There have been spiritual issues.  My parents are just old-fashioned and out of touch.  God gets that I want to live my life before I commit to Him.

There have been academic issues.  Mrs. Kennington, we just don’t see the growth we expected. 

There have been emotional issues.  Temper tantrums at HIS age?  Tsk!  Tsk! 

Through all of it, God has reminded me that He sees the beginning from the end.  He is sovereign.  He is merciful.  And how have I responded?  Sometimes with worry or depression.  Often with frustration and anger.  And, just this week–I admit I’ve even neglected the God who has always proven Himself faithful.

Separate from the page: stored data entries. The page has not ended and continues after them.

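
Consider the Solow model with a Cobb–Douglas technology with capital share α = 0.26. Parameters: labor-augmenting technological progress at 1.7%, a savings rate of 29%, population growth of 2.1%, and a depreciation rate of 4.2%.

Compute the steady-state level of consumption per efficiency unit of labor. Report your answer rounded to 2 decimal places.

In steady state, investment equals break-even investment: s·k^α = (n + g + δ)·k.
Dividing both sides by k: k^(1−α) = s / (n + g + δ).
k^0.74 = 0.29 / (0.021 + 0.017 + 0.042) = 0.29 / 0.080 = 3.6250
k* = 3.6250^(1/0.74) ≈ 5.6993
y* = (k*)^α = 5.6993^0.26 ≈ 1.5722
c* = (1 − s)·y* = (1 − 0.29) × 1.5722 ≈ 1.1163

c* ≈ 1.12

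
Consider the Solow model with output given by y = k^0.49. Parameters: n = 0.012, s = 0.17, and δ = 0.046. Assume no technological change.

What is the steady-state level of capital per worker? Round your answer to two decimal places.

k* = 8.24

At the steady state, Δk = 0, so s·k^α = (n + δ)·k.
Rearranging, k^(1−α) = s / (n + δ).
k^0.51 = 0.17 / (0.012 + 0.046) = 0.17 / 0.058 = 2.9310
k* = 2.9310^(1/0.51) ≈ 8.2360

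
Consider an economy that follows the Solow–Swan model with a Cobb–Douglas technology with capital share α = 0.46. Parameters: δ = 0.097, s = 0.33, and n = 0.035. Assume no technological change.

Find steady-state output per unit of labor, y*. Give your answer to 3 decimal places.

In steady state, investment equals break-even investment: s·k^α = (n + δ)·k.
Dividing both sides by k: k^(1−α) = s / (n + δ).
k^0.54 = 0.33 / (0.035 + 0.097) = 0.33 / 0.132 = 2.5000
k* = 2.5000^(1/0.54) ≈ 5.4566
y* = (k*)^α = 5.4566^0.46 ≈ 2.1827

y* = 2.183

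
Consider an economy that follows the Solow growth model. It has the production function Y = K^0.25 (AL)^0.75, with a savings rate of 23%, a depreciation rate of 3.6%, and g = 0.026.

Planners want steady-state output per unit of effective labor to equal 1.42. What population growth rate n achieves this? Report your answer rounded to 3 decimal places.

n ≈ 0.018

In steady state, investment equals break-even investment: s·k^α = (n + g + δ)·k.
Since y* = [s/(n + g + δ)]^(α/(1−α)), we have s/(n + g + δ) = (y*)^((1−α)/α) = 1.42^3 = 2.8633.
Therefore n + g + δ = s / 2.8633 = 0.23 / 2.8633 = 0.0803, so n = 0.0803 − 0.062 = 0.0183.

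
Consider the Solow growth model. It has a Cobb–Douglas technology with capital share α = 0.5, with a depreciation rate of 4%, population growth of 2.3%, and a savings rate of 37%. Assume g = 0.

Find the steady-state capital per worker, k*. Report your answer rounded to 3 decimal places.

k* ≈ 34.492

Steady state requires s·f(k) = (n + δ)·k, i.e. s·k^α = (n + δ)·k.
Rearranging, k^(1−α) = s / (n + δ).
k^0.5 = 0.37 / (0.023 + 0.040) = 0.37 / 0.063 = 5.8730
k* = 5.8730^(1/0.5) ≈ 34.4921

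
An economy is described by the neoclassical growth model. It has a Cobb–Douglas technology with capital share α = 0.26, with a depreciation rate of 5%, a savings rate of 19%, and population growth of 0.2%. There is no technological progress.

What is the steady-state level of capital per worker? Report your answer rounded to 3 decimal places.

In steady state, investment equals break-even investment: s·k^α = (n + δ)·k.
Rearranging, k^(1−α) = s / (n + δ).
k^0.74 = 0.19 / (0.002 + 0.050) = 0.19 / 0.052 = 3.6538
k* = 3.6538^(1/0.74) ≈ 5.7606

k* ≈ 5.761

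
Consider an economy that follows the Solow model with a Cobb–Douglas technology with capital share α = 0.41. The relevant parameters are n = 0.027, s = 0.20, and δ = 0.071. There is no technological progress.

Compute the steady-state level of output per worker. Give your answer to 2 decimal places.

Steady state requires s·f(k) = (n + δ)·k, i.e. s·k^α = (n + δ)·k.
Rearranging, k^(1−α) = s / (n + δ).
k^0.59 = 0.20 / (0.027 + 0.071) = 0.20 / 0.098 = 2.0408
k* = 2.0408^(1/0.59) ≈ 3.3503
y* = (k*)^α = 3.3503^0.41 ≈ 1.6417

y* ≈ 1.64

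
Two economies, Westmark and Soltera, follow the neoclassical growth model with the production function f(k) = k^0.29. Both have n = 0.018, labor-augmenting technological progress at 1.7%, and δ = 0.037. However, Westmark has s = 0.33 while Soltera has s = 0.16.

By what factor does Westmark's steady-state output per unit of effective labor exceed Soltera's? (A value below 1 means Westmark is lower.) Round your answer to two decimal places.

Steady-state y* = [s/(n + g + δ)]^(α/(1−α)), so the ratio is [ (s_W/(n + g + δ)_W) / (s_S/(n + g + δ)_S) ]^0.4085.
s_W/(n + g + δ)_W = 0.33/0.072 = 4.5833; s_S/(n + g + δ)_S = 0.16/0.072 = 2.2222.
Ratio = (4.5833/2.2222)^0.4085 = 2.0625^0.4085 ≈ 1.3441

ratio ≈ 1.34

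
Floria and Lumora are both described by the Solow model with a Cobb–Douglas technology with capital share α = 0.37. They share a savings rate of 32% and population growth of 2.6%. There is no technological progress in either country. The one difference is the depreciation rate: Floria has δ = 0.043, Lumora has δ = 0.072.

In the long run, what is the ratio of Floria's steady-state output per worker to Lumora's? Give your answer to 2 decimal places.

Steady-state y* = [s/(n + δ)]^(α/(1−α)), so the ratio is [ (s_F/(n + δ)_F) / (s_L/(n + δ)_L) ]^0.5873.
s_F/(n + δ)_F = 0.32/0.069 = 4.6377; s_L/(n + δ)_L = 0.32/0.098 = 3.2653.
Ratio = (4.6377/3.2653)^0.5873 = 1.4203^0.5873 ≈ 1.2288

y*_F / y*_L ≈ 1.23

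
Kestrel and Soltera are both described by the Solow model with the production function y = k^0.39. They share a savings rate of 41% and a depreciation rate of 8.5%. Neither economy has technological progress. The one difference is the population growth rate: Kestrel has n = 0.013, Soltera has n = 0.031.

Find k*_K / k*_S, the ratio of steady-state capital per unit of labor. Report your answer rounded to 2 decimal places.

Steady-state k* = [s/(n + δ)]^(1/(1−α)), so the ratio is [ (s_K/(n + δ)_K) / (s_S/(n + δ)_S) ]^1.6393.
s_K/(n + δ)_K = 0.41/0.098 = 4.1837; s_S/(n + δ)_S = 0.41/0.116 = 3.5345.
Ratio = (4.1837/3.5345)^1.6393 = 1.1837^1.6393 ≈ 1.3185

k*_K / k*_S ≈ 1.32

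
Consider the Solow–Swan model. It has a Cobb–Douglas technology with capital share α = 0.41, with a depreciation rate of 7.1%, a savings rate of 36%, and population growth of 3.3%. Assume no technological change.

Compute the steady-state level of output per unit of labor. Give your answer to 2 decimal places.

y* = 2.37

At the steady state, Δk = 0, so s·k^α = (n + δ)·k.
Rearranging, k^(1−α) = s / (n + δ).
k^0.59 = 0.36 / (0.033 + 0.071) = 0.36 / 0.104 = 3.4615
k* = 3.4615^(1/0.59) ≈ 8.2037
y* = (k*)^α = 8.2037^0.41 ≈ 2.3700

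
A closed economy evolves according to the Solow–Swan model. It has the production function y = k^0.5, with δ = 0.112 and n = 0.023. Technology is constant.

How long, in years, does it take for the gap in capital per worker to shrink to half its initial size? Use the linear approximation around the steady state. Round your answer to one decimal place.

about 10.3 years

Near the steady state the convergence rate is λ = (1 − α)(n + δ).
λ = (1 − 0.5) × 0.135 = 0.5 × 0.135 = 0.0675
Half-life = ln 2 / λ = 0.6931 / 0.0675 ≈ 10.27 years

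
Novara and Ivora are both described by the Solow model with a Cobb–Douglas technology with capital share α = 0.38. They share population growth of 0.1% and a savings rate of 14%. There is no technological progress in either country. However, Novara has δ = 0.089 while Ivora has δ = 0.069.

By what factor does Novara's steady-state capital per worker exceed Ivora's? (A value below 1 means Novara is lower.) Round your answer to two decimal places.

Steady-state k* = [s/(n + δ)]^(1/(1−α)), so the ratio is [ (s_N/(n + δ)_N) / (s_I/(n + δ)_I) ]^1.6129.
s_N/(n + δ)_N = 0.14/0.090 = 1.5556; s_I/(n + δ)_I = 0.14/0.070 = 2.0000.
Ratio = (1.5556/2.0000)^1.6129 = 0.7778^1.6129 ≈ 0.6668

ratio ≈ 0.67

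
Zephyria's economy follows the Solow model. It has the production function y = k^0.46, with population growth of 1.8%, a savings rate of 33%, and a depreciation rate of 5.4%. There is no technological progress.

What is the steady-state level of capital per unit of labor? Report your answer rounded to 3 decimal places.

Steady state requires s·f(k) = (n + δ)·k, i.e. s·k^α = (n + δ)·k.
Rearranging, k^(1−α) = s / (n + δ).
k^0.54 = 0.33 / (0.018 + 0.054) = 0.33 / 0.072 = 4.5833
k* = 4.5833^(1/0.54) ≈ 16.7650

k* ≈ 16.765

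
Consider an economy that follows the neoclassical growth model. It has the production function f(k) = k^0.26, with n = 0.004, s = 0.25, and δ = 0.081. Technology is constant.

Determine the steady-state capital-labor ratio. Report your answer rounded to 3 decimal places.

k* = 4.297

Steady state requires s·f(k) = (n + δ)·k, i.e. s·k^α = (n + δ)·k.
Dividing both sides by k: k^(1−α) = s / (n + δ).
k^0.74 = 0.25 / (0.004 + 0.081) = 0.25 / 0.085 = 2.9412
k* = 2.9412^(1/0.74) ≈ 4.2968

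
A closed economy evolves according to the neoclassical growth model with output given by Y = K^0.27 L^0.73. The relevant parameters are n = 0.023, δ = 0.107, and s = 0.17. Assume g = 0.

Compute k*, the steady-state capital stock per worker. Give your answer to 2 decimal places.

k* = 1.44

At the steady state, Δk = 0, so s·k^α = (n + δ)·k.
Rearranging, k^(1−α) = s / (n + δ).
k^0.73 = 0.17 / (0.023 + 0.107) = 0.17 / 0.130 = 1.3077
k* = 1.3077^(1/0.73) ≈ 1.4441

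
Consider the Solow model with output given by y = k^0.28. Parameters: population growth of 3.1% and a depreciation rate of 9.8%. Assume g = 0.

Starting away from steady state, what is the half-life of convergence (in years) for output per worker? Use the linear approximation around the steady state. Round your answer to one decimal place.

about 7.5 years

Near the steady state the convergence rate is λ = (1 − α)(n + δ).
λ = (1 − 0.28) × 0.129 = 0.72 × 0.129 = 0.09288
Half-life = ln 2 / λ = 0.6931 / 0.09288 ≈ 7.46 years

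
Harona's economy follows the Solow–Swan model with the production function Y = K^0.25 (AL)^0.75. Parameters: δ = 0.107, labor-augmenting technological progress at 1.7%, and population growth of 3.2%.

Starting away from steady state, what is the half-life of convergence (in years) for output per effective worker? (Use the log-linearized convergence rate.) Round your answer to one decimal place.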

Why?  Because I have an attitude disorder.  When things don’t go my way or according to my plan, I begin to think something is wrong.  I pout.  I whine.  I shake my fist at God and question His wisdom.  Isn’t that foolish?  Unfortunately, it’s an inherited human trait–this “I Did It My Way” mantra–and, it always proves false.  Even faithful believers like Abraham (Genesis 16; 17), Lot (Genesis 19:23-26), and Moses (Numbers 20:1-12) occasionally developed this kind of “stinkin’ thinkin” and  it definitely didn’t work for them.  Why would I ever assume it’d be effective for me?

If you’ve ever taken a dim view of God’s work in your life or the lives of those you love, you understand what I’m talking about.

Praise God for His bountiful grace!  Because once again, I’m kneeling at His throne asking for humility…wisdom…perseverance…forgiveness.  If you, too, have an attitude disorder then I welcome you to join me.  There’s a lot of room at the foot of the King.